Nessa questão da observação vale ressaltar que não só a quantidade de audições atentas e analíticas (como já mencionei anteriormente) que importa mas também a variedade dessas audições. Se o músico é bitolado em Beatles e os tem como única referência de composição, por exemplo, a tendência (não é uma regra) é que suas composições se pareçam tanto com os Beatles que possam soar como imitação. Quando temos uma quantia grande de referências em nossa bagagem de ouvinte, os elementos que “emprestamos” de uma referência tendem a ficar tão diluídos e inidentificáveis que começam a constituir a própria assinatura musical do compositor. Ter uma massa grande de referências é o que vai ajudar um compositor a cunhar seu próprio “jeito” de compor, já que a natureza dessa mistura, no aspecto qualitativo e no quantitativo, é uma coisa ímpar e muito particular.
Além dessa amostra volumosa de referências, é preciso depurá-las através de um processo nada banal de audição de música, como já dito anteriormente. Depois de uma boa quilometragem como ouvinte é possível distinguir a construção das linhas vocais de Steve Winwood e de Rod Stewart, a forma como Jimmy Page e Jan Akkerman constroem seus solos de guitarra ou como Tony Williams e Jack DeJohnette tocam um 3/4 na bateria, dentre muitos outros exemplos.
Domando esse conhecimento oriundo de uma audição atenta, é cada vez mais possível enxergar os caminhos inexplorados de um estilo, de uma linguagem, de formas ainda não experimentadas ou de junções menos óbvias entre sonoridades. Nisso, raia no horizonte a possibilidade de criar uma assinatura própria que não passe pela “imitação”. É como entender aonde se quer chegar, sem precisar chegar no destino exatamente pelo mesmo caminho que sua referência trilhou.
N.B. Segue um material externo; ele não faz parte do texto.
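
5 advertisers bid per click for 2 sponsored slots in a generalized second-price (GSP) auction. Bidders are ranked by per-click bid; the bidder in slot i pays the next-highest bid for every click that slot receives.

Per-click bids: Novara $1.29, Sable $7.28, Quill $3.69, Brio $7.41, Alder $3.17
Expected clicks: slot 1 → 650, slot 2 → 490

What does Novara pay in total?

Sorting advertisers: $7.41 (Brio) > $7.28 (Sable) > $3.69 (Quill) > …
Novara ranks below slot 2 → no slot, pays nothing.

Novara pays $0.00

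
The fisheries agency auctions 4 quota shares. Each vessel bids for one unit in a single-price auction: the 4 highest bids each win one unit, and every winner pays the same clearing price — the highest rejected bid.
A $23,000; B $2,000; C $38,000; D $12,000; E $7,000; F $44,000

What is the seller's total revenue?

Bids ranked high→low: 44,000 (F), 38,000 (C), 23,000 (A), 12,000 (D), 7,000 (E), 2,000 (B)
Top 4: F, C, A, D.
Highest unsuccessful bid: $7,000 → clearing price.
Total revenue = 4 × $7,000 = $28,000.

Total revenue: $28,000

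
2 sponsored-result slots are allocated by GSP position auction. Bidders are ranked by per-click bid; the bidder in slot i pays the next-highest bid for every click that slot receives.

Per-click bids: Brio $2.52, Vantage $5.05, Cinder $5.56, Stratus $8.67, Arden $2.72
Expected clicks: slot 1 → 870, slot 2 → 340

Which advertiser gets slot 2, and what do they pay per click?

Cinder; $5.05 per click

Per-click bids in order: $8.67 (Stratus) > $5.56 (Cinder) > $5.05 (Vantage) > …
Slot 2 goes to the second-ranked bidder, Cinder, who pays the next bid down: $5.05/click.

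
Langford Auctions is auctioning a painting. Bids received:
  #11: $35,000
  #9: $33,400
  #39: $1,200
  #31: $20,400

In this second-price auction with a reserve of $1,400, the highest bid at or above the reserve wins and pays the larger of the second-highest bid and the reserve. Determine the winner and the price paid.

#11 pays $33,400

Rule: the highest bid at or above the reserve wins and pays the larger of the second-highest bid and the reserve.
Bids ranked: 35,000 (#11) > 33,400 (#9) > 20,400 (#31) > 1,200 (#39)
#11 has the top bid at or above the reserve ($35,000).
Second-highest bid $33,400 exceeds the reserve $1,400 → payment $33,400.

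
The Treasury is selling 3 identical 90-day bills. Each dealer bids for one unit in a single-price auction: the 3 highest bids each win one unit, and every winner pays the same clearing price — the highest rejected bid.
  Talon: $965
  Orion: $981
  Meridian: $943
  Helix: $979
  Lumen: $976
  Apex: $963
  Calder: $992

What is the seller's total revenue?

Ordering the bids: 992 (Calder), 981 (Orion), 979 (Helix), 976 (Lumen), 965 (Talon), …
Winners (3 units): Calder, Orion, Helix.
Highest unsuccessful bid: $976 → clearing price.
Total revenue = 3 × $976 = $2,928.

Total revenue: $2,928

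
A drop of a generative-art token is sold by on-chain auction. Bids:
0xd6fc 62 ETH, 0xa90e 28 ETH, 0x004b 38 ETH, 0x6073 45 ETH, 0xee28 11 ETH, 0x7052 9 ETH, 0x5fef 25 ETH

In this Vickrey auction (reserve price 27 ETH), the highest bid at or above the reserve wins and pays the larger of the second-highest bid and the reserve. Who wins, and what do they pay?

0xd6fc pays 45 ETH

Bids ranked: 62 (0xd6fc) > 45 (0x6073) > 38 (0x004b) > 28 (0xa90e) > 25 (0x5fef) > 11 (0xee28) > …
0xd6fc has the top bid at or above the reserve (62 ETH).
max(second-highest 45 ETH, reserve 27 ETH) = 45 ETH; the reserve does not bind.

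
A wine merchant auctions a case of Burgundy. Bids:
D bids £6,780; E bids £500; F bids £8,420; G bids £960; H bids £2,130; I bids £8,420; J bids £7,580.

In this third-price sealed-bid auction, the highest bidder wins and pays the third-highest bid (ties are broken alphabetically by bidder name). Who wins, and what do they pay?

Bids ranked: 8,420 (F) > 8,420 (I) > 7,580 (J) > 6,780 (D) > 2,130 (H) > 960 (G) > …
F and I tie at £8,420; tie-break gives it to F.
F wins; payment is bid #3 in the ranking = £7,580.

F pays £7,580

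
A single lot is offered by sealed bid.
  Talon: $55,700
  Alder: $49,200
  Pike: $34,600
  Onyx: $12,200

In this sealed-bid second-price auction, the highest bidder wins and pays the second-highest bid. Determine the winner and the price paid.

Talon pays $49,200

Bids in order: 55,700 (Talon) > 49,200 (Alder) > 34,600 (Pike) > 12,200 (Onyx)
Second-price: Talon pays Alder's bid of $49,200.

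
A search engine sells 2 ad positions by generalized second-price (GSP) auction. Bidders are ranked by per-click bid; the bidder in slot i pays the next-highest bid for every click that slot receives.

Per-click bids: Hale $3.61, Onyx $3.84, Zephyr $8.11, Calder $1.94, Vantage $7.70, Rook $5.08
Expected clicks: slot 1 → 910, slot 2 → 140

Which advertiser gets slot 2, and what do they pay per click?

Vantage; $5.08 per click

Ranked by bid: $8.11 (Zephyr) > $7.70 (Vantage) > $5.08 (Rook) > …
Slot 2 goes to the second-ranked bidder, Vantage, who pays the next bid down: $5.08/click.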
Não significa que a imitação seja proibida. Muitos músicos famosos reconhecem que já adotaram esse caminho (como músicos, intérpretes ou compositores) ou até mesmo o experimentaram diretamente tocando covers por anos a fio antes de consolidarem seus próprios trabalhos. Mas nessa questão entra um aspecto interessante – nem todo mundo que pretende imitar outro alguém tem talento suficiente para tal. Então, aquilo que fica pelo caminho nessa tentativa de imitação pode ser justamente o que constrói a assinatura própria do músico/compositor. É algo construído pela soma do que se sabe com o que não se sabe.